Self-Instruct: Aligning Language Models with Self-Generated Instructions (2212.10560v2)

Abstract: Large "instruction-tuned" LLMs (i.e., finetuned to respond to instructions) have demonstrated a remarkable ability to generalize zero-shot to new tasks. Nevertheless, they depend heavily on human-written instruction data that is often limited in quantity, diversity, and creativity, therefore hindering the generality of the tuned model. We introduce Self-Instruct, a framework for improving the instruction-following capabilities of pretrained LLMs by bootstrapping off their own generations. Our pipeline generates instructions, input, and output samples from a LLM, then filters invalid or similar ones before using them to finetune the original model. Applying our method to the vanilla GPT3, we demonstrate a 33% absolute improvement over the original model on Super-NaturalInstructions, on par with the performance of InstructGPT-001, which was trained with private user data and human annotations. For further evaluation, we curate a set of expert-written instructions for novel tasks, and show through human evaluation that tuning GPT3 with Self-Instruct outperforms using existing public instruction datasets by a large margin, leaving only a 5% absolute gap behind InstructGPT-001. Self-Instruct provides an almost annotation-free method for aligning pre-trained LLMs with instructions, and we release our large synthetic dataset to facilitate future studies on instruction tuning. Our code and data are available at https://github.com/yizhongw/self-instruct.

Unveiling the SELF-INSTRUCT: A Method for Aligning LLMs with Self-Generated Instructions

Introduction to SELF-INSTRUCT

The proliferation of LLMs trained to follow instructions has marked a significant milestone in the evolution of generative AI. These models demonstrate remarkable capabilities in generalizing zero-shot to new tasks by leveraging human-written instructions. However, the dependency on such instructions presents a bottleneck due to the scarcity, limited diversity, and the sheer labor-intensiveness of generating these datasets. To address these challenges, this paper introduces SELF-INSTRUCT, a novel framework designed to enhance the instruction-following abilities of pre-trained LLMs (LMs) using a self-bootstrapping methodology.

Core Methodology of SELF-INSTRUCT

SELF-INSTRUCT stands on the forefront of instruction tuning by employing an LM to autonomously generate new instruction data, which includes tasks, inputs, and corresponding outputs. This self-generation process is iteratively refined through several steps:

1. Instruction Generation: The LM is primed with a set of seed tasks to generate new instructions.
2. Task Classification: Newly generated instructions are classified into task categories (e.g., classification tasks).
3. Instance Generation: For each instruction, the model generates corresponding input-output instances.
4. Data Filtering: Utilizing various heuristics, low-quality or repetitive instructions and instances are filtered out.

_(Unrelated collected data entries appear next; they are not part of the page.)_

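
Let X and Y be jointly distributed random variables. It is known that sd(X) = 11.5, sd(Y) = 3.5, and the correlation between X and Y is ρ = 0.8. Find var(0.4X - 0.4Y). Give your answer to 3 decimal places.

var(X) = (11.5)² = 132.25;  var(Y) = (3.5)² = 12.25
Cov(X,Y) = ρ·sd(X)·sd(Y) = 0.8·11.5·3.5 = 32.2
var(0.4X - 0.4Y) = (0.4)²·var(X) + (-0.4)²·var(Y) + 2·(0.4)·(-0.4)·Cov(X,Y)
= 0.16·132.25 + 0.16·12.25 + -0.32·32.2 = 12.816

12.816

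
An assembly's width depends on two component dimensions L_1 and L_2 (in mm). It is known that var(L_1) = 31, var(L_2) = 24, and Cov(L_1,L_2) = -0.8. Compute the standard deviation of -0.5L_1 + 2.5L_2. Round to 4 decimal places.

12.6392

var(-0.5L_1 + 2.5L_2) = (-0.5)²·var(L_1) + (2.5)²·var(L_2) + 2·(-0.5)·(2.5)·Cov(L_1,L_2)
= 0.25·31 + 6.25·24 + -2.5·-0.8 = 159.75
sd(-0.5L_1 + 2.5L_2) = √159.75 ≈ 12.6392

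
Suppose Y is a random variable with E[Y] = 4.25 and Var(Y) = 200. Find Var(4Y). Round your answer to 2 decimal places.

Var(4Y) = (4)²·Var(Y) = 16·200 = 3200

3200.00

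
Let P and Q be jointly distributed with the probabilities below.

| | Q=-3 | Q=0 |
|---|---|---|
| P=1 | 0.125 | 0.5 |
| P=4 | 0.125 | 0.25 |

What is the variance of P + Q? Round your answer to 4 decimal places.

E[P] = 2.125,  E[Q] = -0.75,  E[PQ] = -1.875
V(P) = 6.625 − (2.125)² = 2.109375;  V(Q) = 2.25 − (-0.75)² = 1.6875
Cov(P,Q) = -1.875 − (2.125)(-0.75) = -0.28125
V(P + Q) = (1)²·2.109375 + (1)²·1.6875 + 2·(1)·(1)·-0.28125 = 3.234375

3.2344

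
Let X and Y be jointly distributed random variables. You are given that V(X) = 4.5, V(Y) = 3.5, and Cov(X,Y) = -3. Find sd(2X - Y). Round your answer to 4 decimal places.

5.7879

V(2X - Y) = (2)²·V(X) + (-1)²·V(Y) + 2·(2)·(-1)·Cov(X,Y)
= 4·4.5 + 1·3.5 + -4·-3 = 33.5
sd(2X - Y) = √33.5 ≈ 5.7879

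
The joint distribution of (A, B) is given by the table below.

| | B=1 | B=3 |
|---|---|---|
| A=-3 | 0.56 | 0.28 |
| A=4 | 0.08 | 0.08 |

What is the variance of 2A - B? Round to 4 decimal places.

E[A] = -1.88,  E[B] = 1.72,  E[AB] = -2.92
Var(A) = 10.12 − (-1.88)² = 6.5856;  Var(B) = 3.88 − (1.72)² = 0.9216
Cov(A,B) = -2.92 − (-1.88)(1.72) = 0.3136
Var(2A - B) = (2)²·6.5856 + (-1)²·0.9216 + 2·(2)·(-1)·0.3136 = 26.0096

26.0096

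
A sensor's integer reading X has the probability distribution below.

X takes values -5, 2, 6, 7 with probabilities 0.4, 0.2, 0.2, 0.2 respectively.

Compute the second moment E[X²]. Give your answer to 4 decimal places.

27.8000

E[X²] = (-5)²(0.4) + (2)²(0.2) + (6)²(0.2) + (7)²(0.2) = 27.8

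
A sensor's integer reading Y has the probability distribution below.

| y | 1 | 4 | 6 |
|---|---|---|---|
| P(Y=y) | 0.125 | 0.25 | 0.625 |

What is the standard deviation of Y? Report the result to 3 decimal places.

1.691

E[Y] = (1)(0.125) + (4)(0.25) + (6)(0.625) = 4.875
E[Y²] = (1)²(0.125) + (4)²(0.25) + (6)²(0.625) = 26.625
Var(Y) = E[Y²] − (E[Y])² = 26.625 − (4.875)² = 2.859375
sd(Y) = √2.859375 ≈ 1.691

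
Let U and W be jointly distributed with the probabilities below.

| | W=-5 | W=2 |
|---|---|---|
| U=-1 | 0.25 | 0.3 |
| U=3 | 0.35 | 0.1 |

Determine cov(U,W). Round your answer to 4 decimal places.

E[U] = 0.8,  E[W] = -2.2
E[UW] = -4
cov(U,W) = E[UW] − E[U]E[W] = -4 − (0.8)(-2.2) = -2.24

-2.2400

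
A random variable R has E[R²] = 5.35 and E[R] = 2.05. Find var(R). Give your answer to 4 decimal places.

var(R) = 5.35 − (2.05)² = 1.1475

1.1475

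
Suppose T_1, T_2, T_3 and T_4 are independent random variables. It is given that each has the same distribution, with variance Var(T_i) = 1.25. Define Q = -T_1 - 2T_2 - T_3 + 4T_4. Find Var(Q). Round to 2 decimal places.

27.50

By independence, Var(Q) = (-1)²Var(T_1) + (-2)²Var(T_2) + (-1)²Var(T_3) + (4)²Var(T_4)
= (-1)²·1.25 + (-2)²·1.25 + (-1)²·1.25 + (4)²·1.25 = 27.5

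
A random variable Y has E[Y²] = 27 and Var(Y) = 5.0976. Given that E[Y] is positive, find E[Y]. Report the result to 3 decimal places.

4.680

(E[Y])² = E[Y²] − Var(Y) = 27 − 5.0976 = 21.9024
E[Y] = √21.9024 = 4.68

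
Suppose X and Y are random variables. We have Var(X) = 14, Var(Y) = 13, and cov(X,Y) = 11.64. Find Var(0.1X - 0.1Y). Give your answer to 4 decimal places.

0.0372

Var(0.1X - 0.1Y) = (0.1)²·Var(X) + (-0.1)²·Var(Y) + 2·(0.1)·(-0.1)·cov(X,Y)
= 0.01·14 + 0.01·13 + -0.02·11.64 = 0.0372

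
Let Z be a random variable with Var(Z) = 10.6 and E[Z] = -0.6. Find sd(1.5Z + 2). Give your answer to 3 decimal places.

Var(1.5Z + 2) = (1.5)²·10.6 = 23.85
sd(1.5Z + 2) = √23.85 ≈ 4.884

4.884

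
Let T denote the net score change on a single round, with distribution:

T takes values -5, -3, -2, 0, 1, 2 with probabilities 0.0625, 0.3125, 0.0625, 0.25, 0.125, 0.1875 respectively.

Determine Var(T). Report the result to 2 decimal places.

4.73

E[T] = (-5)(0.0625) + (-3)(0.3125) + (-2)(0.0625) + (0)(0.25) + (1)(0.125) + (2)(0.1875) = -0.875
E[T²] = (-5)²(0.0625) + (-3)²(0.3125) + (-2)²(0.0625) + (0)²(0.25) + (1)²(0.125) + (2)²(0.1875) = 5.5
Var(T) = E[T²] − (E[T])² = 5.5 − (-0.875)² = 4.734375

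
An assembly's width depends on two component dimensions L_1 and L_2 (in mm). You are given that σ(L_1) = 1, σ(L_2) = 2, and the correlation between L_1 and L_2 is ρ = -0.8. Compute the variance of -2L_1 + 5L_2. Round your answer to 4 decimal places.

136.0000

Var(L_1) = (1)² = 1;  Var(L_2) = (2)² = 4
Cov(L_1,L_2) = ρ·σ(L_1)·σ(L_2) = -0.8·1·2 = -1.6
Var(-2L_1 + 5L_2) = (-2)²·Var(L_1) + (5)²·Var(L_2) + 2·(-2)·(5)·Cov(L_1,L_2)
= 4·1 + 25·4 + -20·-1.6 = 136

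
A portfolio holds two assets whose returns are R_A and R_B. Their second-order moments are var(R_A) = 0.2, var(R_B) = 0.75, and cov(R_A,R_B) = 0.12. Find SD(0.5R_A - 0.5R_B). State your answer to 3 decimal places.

0.421

var(0.5R_A - 0.5R_B) = (0.5)²·var(R_A) + (-0.5)²·var(R_B) + 2·(0.5)·(-0.5)·cov(R_A,R_B)
= 0.25·0.2 + 0.25·0.75 + -0.5·0.12 = 0.1775
SD(0.5R_A - 0.5R_B) = √0.1775 ≈ 0.421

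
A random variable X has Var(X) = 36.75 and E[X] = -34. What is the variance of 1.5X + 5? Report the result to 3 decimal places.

82.688

Var(1.5X + 5) = (1.5)²·Var(X) = 2.25·36.75 = 82.6875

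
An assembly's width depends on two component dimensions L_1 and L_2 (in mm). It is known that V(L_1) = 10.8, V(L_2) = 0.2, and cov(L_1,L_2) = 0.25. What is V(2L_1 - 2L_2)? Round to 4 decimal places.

42.0000

V(2L_1 - 2L_2) = (2)²·V(L_1) + (-2)²·V(L_2) + 2·(2)·(-2)·cov(L_1,L_2)
= 4·10.8 + 4·0.2 + -8·0.25 = 42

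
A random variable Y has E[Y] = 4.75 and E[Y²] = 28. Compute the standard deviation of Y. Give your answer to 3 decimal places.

2.332

V(Y) = 28 − (4.75)² = 5.4375
σ(Y) = √5.4375 ≈ 2.332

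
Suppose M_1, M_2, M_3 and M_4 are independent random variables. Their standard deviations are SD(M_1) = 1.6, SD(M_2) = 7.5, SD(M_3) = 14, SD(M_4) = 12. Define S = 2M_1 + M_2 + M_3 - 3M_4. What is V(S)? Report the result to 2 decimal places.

1558.49

V(M_1) = 2.56, V(M_2) = 56.25, V(M_3) = 196, V(M_4) = 144
By independence, V(S) = (2)²V(M_1) + (1)²V(M_2) + (1)²V(M_3) + (-3)²V(M_4)
= (2)²·2.56 + (1)²·56.25 + (1)²·196 + (-3)²·144 = 1558.49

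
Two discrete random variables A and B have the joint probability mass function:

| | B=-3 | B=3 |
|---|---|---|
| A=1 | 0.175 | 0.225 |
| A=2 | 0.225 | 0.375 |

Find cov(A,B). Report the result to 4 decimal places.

E[A] = 1.6,  E[B] = 0.6
E[AB] = 1.05
cov(A,B) = E[AB] − E[A]E[B] = 1.05 − (1.6)(0.6) = 0.09

0.0900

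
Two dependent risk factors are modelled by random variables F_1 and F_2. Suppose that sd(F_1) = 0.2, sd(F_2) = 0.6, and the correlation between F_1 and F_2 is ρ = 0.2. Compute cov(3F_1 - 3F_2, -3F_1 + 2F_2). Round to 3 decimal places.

V(F_1) = (0.2)² = 0.04;  V(F_2) = (0.6)² = 0.36
cov(F_1,F_2) = ρ·sd(F_1)·sd(F_2) = 0.2·0.2·0.6 = 0.024
cov(3F_1 - 3F_2, -3F_1 + 2F_2) = (3)(-3)V(F_1) + (-3)(2)V(F_2) + [(3)(2) + (-3)(-3)]cov(F_1,F_2)
= -9·0.04 + -6·0.36 + 15·0.024 = -2.16

-2.160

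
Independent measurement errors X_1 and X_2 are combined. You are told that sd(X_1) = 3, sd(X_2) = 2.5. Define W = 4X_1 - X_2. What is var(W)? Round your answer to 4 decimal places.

var(X_1) = 9, var(X_2) = 6.25
By independence, var(W) = (4)²var(X_1) + (-1)²var(X_2)
= (4)²·9 + (-1)²·6.25 = 150.25

150.2500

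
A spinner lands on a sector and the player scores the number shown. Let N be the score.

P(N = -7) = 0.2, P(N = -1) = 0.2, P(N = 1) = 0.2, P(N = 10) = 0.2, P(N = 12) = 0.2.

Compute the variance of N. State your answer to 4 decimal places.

50.0000

E[N] = (-7)(0.2) + (-1)(0.2) + (1)(0.2) + (10)(0.2) + (12)(0.2) = 3
E[N²] = (-7)²(0.2) + (-1)²(0.2) + (1)²(0.2) + (10)²(0.2) + (12)²(0.2) = 59
Var(N) = E[N²] − (E[N])² = 59 − (3)² = 50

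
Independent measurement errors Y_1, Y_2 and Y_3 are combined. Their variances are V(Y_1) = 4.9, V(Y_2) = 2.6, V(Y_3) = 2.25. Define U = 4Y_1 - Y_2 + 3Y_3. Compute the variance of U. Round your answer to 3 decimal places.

By independence, V(U) = (4)²V(Y_1) + (-1)²V(Y_2) + (3)²V(Y_3)
= (4)²·4.9 + (-1)²·2.6 + (3)²·2.25 = 101.25

101.250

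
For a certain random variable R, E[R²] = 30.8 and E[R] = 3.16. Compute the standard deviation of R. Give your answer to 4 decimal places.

V(R) = 30.8 − (3.16)² = 20.8144
SD(R) = √20.8144 ≈ 4.5623

4.5623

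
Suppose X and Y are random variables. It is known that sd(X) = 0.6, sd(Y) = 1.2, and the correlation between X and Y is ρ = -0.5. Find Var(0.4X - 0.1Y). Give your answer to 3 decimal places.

0.101

Var(X) = (0.6)² = 0.36;  Var(Y) = (1.2)² = 1.44
Cov(X,Y) = ρ·sd(X)·sd(Y) = -0.5·0.6·1.2 = -0.36
Var(0.4X - 0.1Y) = (0.4)²·Var(X) + (-0.1)²·Var(Y) + 2·(0.4)·(-0.1)·Cov(X,Y)
= 0.16·0.36 + 0.01·1.44 + -0.08·-0.36 = 0.1008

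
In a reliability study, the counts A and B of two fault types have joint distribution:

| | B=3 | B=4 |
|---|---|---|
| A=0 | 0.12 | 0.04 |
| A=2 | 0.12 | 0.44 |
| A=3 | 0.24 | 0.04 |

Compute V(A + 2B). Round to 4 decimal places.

1.8400

E[A] = 1.96,  E[B] = 3.52,  E[AB] = 6.88
V(A) = 4.76 − (1.96)² = 0.9184;  V(B) = 12.64 − (3.52)² = 0.2496
Cov(A,B) = 6.88 − (1.96)(3.52) = -0.0192
V(A + 2B) = (1)²·0.9184 + (2)²·0.2496 + 2·(1)·(2)·-0.0192 = 1.84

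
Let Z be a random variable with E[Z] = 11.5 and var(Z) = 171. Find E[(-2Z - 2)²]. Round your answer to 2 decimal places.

E[-2Z - 2] = -2·11.5 − 2 = -25
var(-2Z - 2) = (-2)²·171 = 684
E[(-2Z - 2)²] = var((-2Z - 2)) + (E[(-2Z - 2)])² = 684 + (-25)² = 1309

1309.00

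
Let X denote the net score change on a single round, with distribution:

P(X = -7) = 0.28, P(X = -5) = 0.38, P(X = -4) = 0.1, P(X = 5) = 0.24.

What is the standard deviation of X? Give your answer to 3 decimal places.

4.632

E[X] = (-7)(0.28) + (-5)(0.38) + (-4)(0.1) + (5)(0.24) = -3.06
E[X²] = (-7)²(0.28) + (-5)²(0.38) + (-4)²(0.1) + (5)²(0.24) = 30.82
V(X) = E[X²] − (E[X])² = 30.82 − (-3.06)² = 21.4564
sd(X) = √21.4564 ≈ 4.632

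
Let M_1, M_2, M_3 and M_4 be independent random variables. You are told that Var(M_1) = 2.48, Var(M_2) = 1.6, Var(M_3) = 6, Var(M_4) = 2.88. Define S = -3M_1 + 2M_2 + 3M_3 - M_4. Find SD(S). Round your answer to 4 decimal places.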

The crux of this methodology lies in its ability to exploit the latent knowledge embedded within LMs to generate a broad spectrum of instructions, thereby circumventing the necessity for extensive human-labeled datasets.

Empirical Evaluation and Results

When applied to GPT3, the SELF-INSTRUCT framework yields a synthetic dataset comprising over 52,000 instructions and 82,000 instances. An evaluation against the SUPER-NATURAL INSTRUCTIONS benchmark shows an absolute improvement of 33% over the baseline GPT3 model, a performance comparable to that of InstructGPT 001. This significant leap underscores the framework's potential in expanding the scope and capabilities of instruction-following models.

Moreover, a curated set of novel tasks subjects the fine-tuned GPT3 model to human evaluation, revealing that models trained with SELF-INSTRUCT data outperform those trained on existing public instruction datasets. These findings hint at an almost untapped potential for enhancing the generative abilities of LMs in understanding and executing a wider array of human instructions.

The Theoretical Implications and Future Directions

The approach taken by SELF-INSTRUCT challenges and extends the current paradigms in the instruction tuning field. By leveraging the generative capacity of LMs to spawn new instruction data, we unveil a pathway toward reducing the reliance on labor-intensive, human-generated datasets. This method opens avenues for further research into automatic dataset generation, instruction tuning efficiency, and the exploration of more complex or creative tasks beyond the current NLP task spectrum.

Further development could involve refining the data generation process through advanced filtering techniques or integrating human-in-the-loop mechanisms to enhance the quality and diversity of generated tasks. Moreover, the scalability and efficiency of instruction tuning as models grow in size and complexity present areas ripe for investigation.

Conclusion

The SELF-INSTRUCT framework marks a novel step in aligning pre-trained LLMs more closely with human instructions, mitigating one of the key challenges in the instruction-tuned model landscape. By demonstrating significant improvements in instruction-following capabilities with minimal reliance on human-annotated data, this work paves the way for the next generation of more generalizable, efficient, and autonomously improving LLMs.